En ce qui concerne la décision fixant le pays de destination :
13. En premier lieu, l’arrêté attaqué vise les textes dont il est fait application et expose les circonstances de fait propres à la situation personnelle de M. A, dont les éléments, en particulier la nationalité algérienne de l’intéressé, sur lesquels le préfet s’est fondé pour fixer le pays de destination. Dès lors, cet arrêté comporte l’énoncé des considérations de droit et de fait qui constituent le fondement de la décision attaquée et permet ainsi au requérant d’en contester utilement le bien-fondé.

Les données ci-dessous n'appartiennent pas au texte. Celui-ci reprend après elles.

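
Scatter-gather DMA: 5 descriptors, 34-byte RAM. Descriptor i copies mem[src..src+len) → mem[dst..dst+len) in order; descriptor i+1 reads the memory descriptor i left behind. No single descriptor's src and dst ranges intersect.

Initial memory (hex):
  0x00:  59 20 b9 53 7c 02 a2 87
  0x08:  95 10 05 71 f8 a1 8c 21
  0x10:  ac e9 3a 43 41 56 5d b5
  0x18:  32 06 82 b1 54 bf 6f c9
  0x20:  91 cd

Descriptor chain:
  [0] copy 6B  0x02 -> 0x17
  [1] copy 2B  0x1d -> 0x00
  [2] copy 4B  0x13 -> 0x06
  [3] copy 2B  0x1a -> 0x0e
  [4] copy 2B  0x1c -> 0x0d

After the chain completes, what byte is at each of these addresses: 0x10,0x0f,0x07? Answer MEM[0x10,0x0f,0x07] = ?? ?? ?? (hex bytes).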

Par suite, le moyen tiré de l’insuffisante motivation de cette décision doit être écarté.
14. En second lieu, aucun des moyens soulevés à l’encontre de la décision d’expulsion n’étant fondé, le moyen tiré de l’illégalité de cette décision, soulevé par voie d’exception à l’encontre de la décision fixant le pays de destination de la mesure d’éloignement, doit être écarté.
15. Il résulte de tout ce qui précède que les conclusions présentées par M. A tendant à l’annulation de la décision du 29 mai 2024 par laquelle le préfet des Hauts-de-Seine a fixé le pays de destination doivent être rejetées.

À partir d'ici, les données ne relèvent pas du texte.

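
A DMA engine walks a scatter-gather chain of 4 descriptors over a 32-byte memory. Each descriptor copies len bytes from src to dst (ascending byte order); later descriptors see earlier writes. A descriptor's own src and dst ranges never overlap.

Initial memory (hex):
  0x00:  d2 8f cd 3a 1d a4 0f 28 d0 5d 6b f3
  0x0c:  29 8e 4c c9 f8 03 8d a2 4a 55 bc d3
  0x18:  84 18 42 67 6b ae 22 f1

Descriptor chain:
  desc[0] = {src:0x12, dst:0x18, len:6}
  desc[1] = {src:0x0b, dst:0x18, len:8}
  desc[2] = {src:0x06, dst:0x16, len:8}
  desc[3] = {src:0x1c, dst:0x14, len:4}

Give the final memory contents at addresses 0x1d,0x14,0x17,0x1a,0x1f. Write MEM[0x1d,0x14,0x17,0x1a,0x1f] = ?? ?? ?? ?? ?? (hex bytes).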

Sur les conclusions à fin d’injonction et d’astreinte :
16. Eu égard au motif d’annulation de la décision de refus de renouvellement de certificat de résidence retenu, après examen des autres moyens de la requête dirigés contre cette décision et compte tenu du rejet des conclusions à fin d’annulation des autres décisions du 29 mai 2024 du préfet des Hauts-de-Seine, l’exécution du présent jugement implique seulement le réexamen de la situation de M. A. Il y a lieu, par suite, d’enjoindre au préfet des Hauts-de-Seine, ou au préfet territorialement compétent au regard du lieu de résidence du requérant, de procéder à ce réexamen dans un délai de trois mois à compter de la notification du présent jugement et de délivrer à M. A, durant ce réexamen, une autorisation provisoire de séjour.

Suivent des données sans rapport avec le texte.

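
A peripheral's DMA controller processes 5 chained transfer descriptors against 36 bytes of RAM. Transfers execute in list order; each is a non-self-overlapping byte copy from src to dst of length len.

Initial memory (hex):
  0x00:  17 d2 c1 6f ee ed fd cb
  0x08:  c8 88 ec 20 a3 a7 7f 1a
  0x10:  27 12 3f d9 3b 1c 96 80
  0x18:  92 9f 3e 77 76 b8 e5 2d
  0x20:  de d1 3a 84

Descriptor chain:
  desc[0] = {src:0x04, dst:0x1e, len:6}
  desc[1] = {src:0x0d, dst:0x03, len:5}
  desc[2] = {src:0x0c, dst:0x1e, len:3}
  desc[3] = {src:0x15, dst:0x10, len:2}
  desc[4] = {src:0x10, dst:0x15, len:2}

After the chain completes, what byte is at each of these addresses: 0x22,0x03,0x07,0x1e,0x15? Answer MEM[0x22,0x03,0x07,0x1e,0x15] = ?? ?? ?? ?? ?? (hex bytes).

MEM[0x22,0x03,0x07,0x1e,0x15] = c8 a7 12 a3 1c

D0: mem[0x1e..0x23] <- [ee ed fd cb c8 88]
D1: mem[0x03..0x07] <- [a7 7f 1a 27 12]
D2: mem[0x1e..0x20] <- [a3 a7 7f]
D3: mem[0x10..0x11] <- [1c 96]
D4: mem[0x15..0x16] <- [1c 96]
query mem[0x22]=0xc8, mem[0x03]=0xa7, mem[0x07]=0x12, mem[0x1e]=0xa3, mem[0x15]=0x1c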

Sur les frais d’instance :
17. Il n’y a pas lieu, dans les circonstances de l’espèce, de mettre à la charge de l’Etat la somme demandée par M. A au titre des frais exposés et non compris dans les dépens en application des dispositions de l’article L. 761-1 du code de justice administrative et de l’article 37 de la loi du 10 juillet 1991.
D E C I D E :
Article 1er : Il n’y a pas lieu de statuer sur la demande de M. A d’admission à titre provisoire au bénéfice de l’aide juridictionnelle.
Article 2 : La décision du 29 mai 2024 par laquelle le préfet des Hauts-de-Seine a rejeté la demande de renouvellement de certificat de résidence de M. A est annulée.
Article 3 : Il est enjoint au préfet des Hauts-de-Seine, ou au préfet territorialement compétent au regard du lieu de résidence du requérant, de réexaminer la situation de M. A, dans un délai de trois mois à compter de la notification du présent jugement, et de lui délivrer, durant ce réexamen, une autorisation provisoire de séjour.
Article 4 : Le surplus des conclusions de la requête est rejeté.
Article 5 : Le présent jugement sera notifié à M. B A et au préfet des Hauts-de-Seine.
Délibéré après l’audience du 17 avril 2025, à laquelle siégeaient :
Mme Cayla, présidente,
M. Bélot, premier conseiller,
M. Perez, premier conseiller.
Rendu public par mise à disposition au greffe le 28 mai 2025.
Le rapporteur,
signé
S. BélotLa présidente,
signé
F. Cayla
La greffière,
signé
G. Le Pré
La République mande et ordonne au préfet des Hauts-de-Seine, en ce qui le concerne, ou à tous commissaires de justice à ce requis, en ce qui concerne les voies de droit commun contre les parties privées, de pourvoir à l’exécution de la présente décision.